Last 5 posts by Ken White


  1. says

    I would like it noted for the record that I deliberately avoided referring to Price Waterhouse as a seminal case.

  2. Imaginary Lawyer says

    I'm kind of stunned myself that FLP published this nonsense. However, I doubt that the author failed to read the opinion – he or she probably is a friend of Judge Eiler if not a sockpuppet.

  3. says

    I don't know, IL. I suppose it is possible. But it had more of a "the actual facts of the situation are irrelevant to my academician's take on it" vibe to me.
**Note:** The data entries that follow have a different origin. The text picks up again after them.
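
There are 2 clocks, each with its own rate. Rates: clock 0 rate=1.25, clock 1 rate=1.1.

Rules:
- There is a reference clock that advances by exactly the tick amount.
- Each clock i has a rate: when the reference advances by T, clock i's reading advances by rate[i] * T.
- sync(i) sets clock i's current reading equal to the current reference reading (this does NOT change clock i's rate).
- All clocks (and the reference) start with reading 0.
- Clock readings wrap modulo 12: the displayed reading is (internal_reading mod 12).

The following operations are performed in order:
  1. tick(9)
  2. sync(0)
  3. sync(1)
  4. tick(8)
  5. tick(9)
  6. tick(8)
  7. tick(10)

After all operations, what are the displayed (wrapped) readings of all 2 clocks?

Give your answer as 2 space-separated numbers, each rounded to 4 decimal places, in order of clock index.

Answer: 4.7500 11.5000

Derivation:
After op 1 tick(9): ref=9.0000 raw=[11.2500 9.9000]
After op 2 sync(0): ref=9.0000 raw=[9.0000 9.9000]
After op 3 sync(1): ref=9.0000 raw=[9.0000 9.0000]
After op 4 tick(8): ref=17.0000 raw=[19.0000 17.8000]
After op 5 tick(9): ref=26.0000 raw=[30.2500 27.7000]
After op 6 tick(8): ref=34.0000 raw=[40.2500 36.5000]
After op 7 tick(10): ref=44.0000 raw=[52.7500 47.5000]
Wrap final raw readings (mod 12): 52.7500 mod 12 = 4.7500; 47.5000 mod 12 = 11.5000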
  4. Imaginary Lawyer says

    It is certainly consistent with that vibe. But the turn-that-frown-upside-down recasting of Judge Eisler's behavior – oddly mirroring the judge's own defense of her behavior – as "no-nonsense" and appropriate, the insistence that such behavior would be seen as perfectly OK from a male judge, the anonymity, the open letter format, and the obsession with the phrase 'with all due respect'…well, that rings to me like somebody who has a personal axe to grind.

  5. says

    The comments on the Time article are thoroughly depressing. So many of my fellow Americans take absolute delight in state authority, reflexive tribal hatreds and punishment for its own sake. Get me a fucking spaceship out of here.

  6. says

    My take on reforming judicial behavior is that adding more women would help:


    You would think taxpayers would be able to hire only the best people as judges and fire the ones who don't seem suited to the job. After all, for most lawyers, a job with full medical and dental benefits; a pension; and no billable hours or the need for an ever-expanding book of business is heaven on earth.